At first, Sandy sounded like she herself needed a course of anti-depressants – or so said Tony, who actually rang her in Boston to break the news about my hospital incarceration. Even when I finally started to speak with her, her anxiety was apparent and,
comme d’habitude,
she had spoken to every possible leading expert on postnatal depression in the Greater Boston area. Not only that, she’d also made contact with some heavyweight Professor of Pharmacology at Harvard Med, who gave her the low-down on my anti-depressant load (‘It is absolutely the right dosage for you’). And she also established telephone contact with Dr Rodale (‘Well, you are my only sister,’ she said, when I expressed a certain wariness about such interference), whom she also thought sounded like good news.
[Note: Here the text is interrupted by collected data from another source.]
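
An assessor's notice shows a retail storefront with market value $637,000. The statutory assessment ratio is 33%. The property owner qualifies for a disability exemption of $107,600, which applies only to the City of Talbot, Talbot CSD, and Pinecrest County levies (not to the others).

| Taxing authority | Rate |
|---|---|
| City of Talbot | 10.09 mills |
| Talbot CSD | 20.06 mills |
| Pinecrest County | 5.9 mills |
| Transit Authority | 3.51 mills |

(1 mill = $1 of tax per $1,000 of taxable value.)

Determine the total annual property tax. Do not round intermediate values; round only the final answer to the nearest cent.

$4,436.93

Assessed value = $637,000 × 0.33 = $210,210
City of Talbot: ($210,210 − $107,600) × 0.01009 = $102,610 × 0.01009 = $1,035.3349
Talbot CSD: ($210,210 − $107,600) × 0.02006 = $102,610 × 0.02006 = $2,058.3566
Pinecrest County: ($210,210 − $107,600) × 0.0059 = $102,610 × 0.0059 = $605.399
Transit Authority: $210,210 × 0.00351 = $737.8371
Total = $4,436.9276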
‘Oh, she is,’ I said in one of our early phone calls. ‘As long as you obey her every command.’

‘Well, at least you didn’t get sent down for shock treatment – which, I’ve found out, is a last-ditch solution over here.’

‘They use it here too,’ I said, thinking about poor scrambled Agnes.

‘Hey, that doctor’s gotten you back to some sort of equilibrium.’

‘I wouldn’t go that far.’

‘Believe me, from the stories I’ve heard—’

But I didn’t want to hear such stories. I just wanted to be out of here.

‘You’re going to have to let them be the judge of that,’ Sandy said, surprising me with her ‘the English doctors know right’ stance. ‘You’re still fragile. I can hear it.’

Then, just to underscore the fragility of everything, word came back about Agnes. It was nearly three weeks since she’d checked herself out, and I’d had a variety of roommates since then – all short-term internees, and all of whom I treated with polite diffidence, using my Discman and assorted reading matter to keep my distance. I was also allowed to take a walk in the hospital grounds whenever I wanted to – so, once a day, I’d put on the street clothes that Tony had brought me and spend fifteen minutes walking around the inner courtyard of the hospital. It wasn’t exactly the most aesthetically pleasing of spots – as it was a concrete quadrangle, with a patch of green in the middle, around which the hospital staff cadged a cigarette. While I made my daily circle around this grubby enclosure, I always found myself thinking how easy it would be for me to escape – even though I was here of my own alleged free will. In fact, I believed that Dr Rodale encouraged me to take this quotidian walk to enforce the fact that I wasn’t a prisoner, and also to get me to accept the reasons why I’d ended up here. Because I’m certain that Ellen informed her of the escape fantasy I articulated regularly during several sessions.

‘So what’s this “escape fantasy”?’ Ellen asked me when I first brought it up.